Joana Carvalho, PhD avatar

by Joana Carvalho, PhD |

Share this article:

Share article via email
genetic, psychiatric behaviors

The specific type of genetic defects in people with Prader-Willi syndrome (PWS) is associated with distinct physical characteristics such as height, weight, and hair thickness, a study has found.

Yet, treatment with growth hormone (GH) therapy seems equally effective regardless of PWS molecular subtype.

The findings were reported in the study, “Molecular subtype and growth hormone effects on dysmorphology in Prader–Willi syndrome,” published in the American Journal of Medical Genetics.

PWS is caused by genetic alterations that lead to the loss of function of paternal genes located on chromosome 15, which control metabolism, appetite, growth, intellectual function, and social behavior.

In most individuals with PWS (65–75%), these defects are caused by a mutation that removes (deletes) a portion of DNA from these genes.

However, in 20–30% of the cases, these changes are caused by maternal uniparental disomy (UPD), which occurs when a patient receives two copies of chromosome 15 from the mother and none from the father, resulting in a complete loss of paternal genes.

In rare occasions (2–5% of the cases), the disorder may also be caused by imprinting defects in chromosome 15. Genomic imprinting is the process by which one copy of a gene, either the maternal or paternal copy, is inactivated by a DNA modification called methylation.

Originally, PWS was associated with distinct facial and physical features, including small hands and feet, hypogonadism (underdeveloped gonads), short stature, and obesity.

Studies have found that GH therapy may benefit young children with PWS, not only because it helps them to grow taller, but also because it stimulates metabolism, thereby decreasing body fat and increasing muscle mass.

Researchers from the University of California, Irvine, investigated the possible relationship between genetic defects in PWS and its specific manifestations, as well as patients’ response to GH therapy.

More specifically, investigators wanted to see if physical manifestations and treatment responses were different in patients with PWS caused by paternal deletions compared to those with UPD.

To that end, they analyzed genetic and clinical data from 64 individuals with PWS, including 34 with paternal deletions and 30 with UPD. Thirty-one participants had received GH therapy for up to eight years.

Among patients with deletions, the average age at the start of the study was 9.2 years in those treated and 12.1 years in those not treated with GH. Among those with UPD, the average age was 11.8 years in treated patients and 9.9 years in those not treated with GH.

Results showed that those with deletions tended to be heavier and taller, and have smaller head circumferences than those who had UPD, and to have fair skin and hair compared to family members.

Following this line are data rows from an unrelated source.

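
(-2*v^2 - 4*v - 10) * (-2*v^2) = 4*v^4 + 8*v^3 + 20*v^2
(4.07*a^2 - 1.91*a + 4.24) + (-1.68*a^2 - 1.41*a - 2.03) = 2.39*a^2 - 3.32*a + 2.21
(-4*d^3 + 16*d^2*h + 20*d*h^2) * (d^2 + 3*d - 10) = -4*d^5 + 16*d^4*h - 12*d^4 + 20*d^3*h^2 + 48*d^3*h + 40*d^3 + 60*d^2*h^2 - 160*d^2*h - 200*d*h^2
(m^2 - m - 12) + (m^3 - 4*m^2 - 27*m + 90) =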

In addition, females with PWS associated with deletions were more likely to have underdeveloped external genitalia compared to those whose disease was caused by UPD.

Individuals who received GH therapy were taller, had larger hands and feet, and more commonly had thick hair and narrow nasal bridges than those untreated with GH.

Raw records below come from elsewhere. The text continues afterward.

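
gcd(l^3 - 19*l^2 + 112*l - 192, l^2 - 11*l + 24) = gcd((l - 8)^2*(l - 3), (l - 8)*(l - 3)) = l^2 - 11*l + 24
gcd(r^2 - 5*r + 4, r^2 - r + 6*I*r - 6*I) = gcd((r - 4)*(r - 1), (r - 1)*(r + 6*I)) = r - 1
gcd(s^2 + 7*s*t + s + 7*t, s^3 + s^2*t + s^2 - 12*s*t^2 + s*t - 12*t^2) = s + 1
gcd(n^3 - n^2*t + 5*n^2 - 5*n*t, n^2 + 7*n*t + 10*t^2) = 1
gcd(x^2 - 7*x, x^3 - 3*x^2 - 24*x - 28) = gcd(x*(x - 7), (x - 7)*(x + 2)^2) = x - 7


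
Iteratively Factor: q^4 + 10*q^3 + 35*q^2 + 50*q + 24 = (q + 1)*(q^3 + 9*q^2 + 26*q + 24) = (q + 1)*(q + 2)*(q^2 + 7*q + 12) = (q + 1)*(q + 2)*(q + 4)*(q + 3)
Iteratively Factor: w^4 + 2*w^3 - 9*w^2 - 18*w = (w + 2)*(w^3 - 9*w) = (w - 3)*(w + 2)*(w^2 + 3*w) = w*(w - 3)*(w + 2)*(w + 3)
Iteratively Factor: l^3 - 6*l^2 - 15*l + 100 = (l - 5)*(l^2 - l - 20) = (l - 5)*(l + 4)*(l - 5)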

The researchers found differences in the therapy’s effects on physical features between individuals with PWS caused by deletions and those whose PWS was caused by UPD.

“Our studies suggest benefits of GH therapy treatment in individuals with PWS … irrespective of [their] molecular subtype,” the investigators wrote.

“While untreated individuals with UPD appear shorter on average than untreated individuals in the deletion group, the increase in height associated with GH treatment appears to be greater in the UPD than in the deletion group,” they added.

Still, larger studies are needed to confirm these results, the scientists said.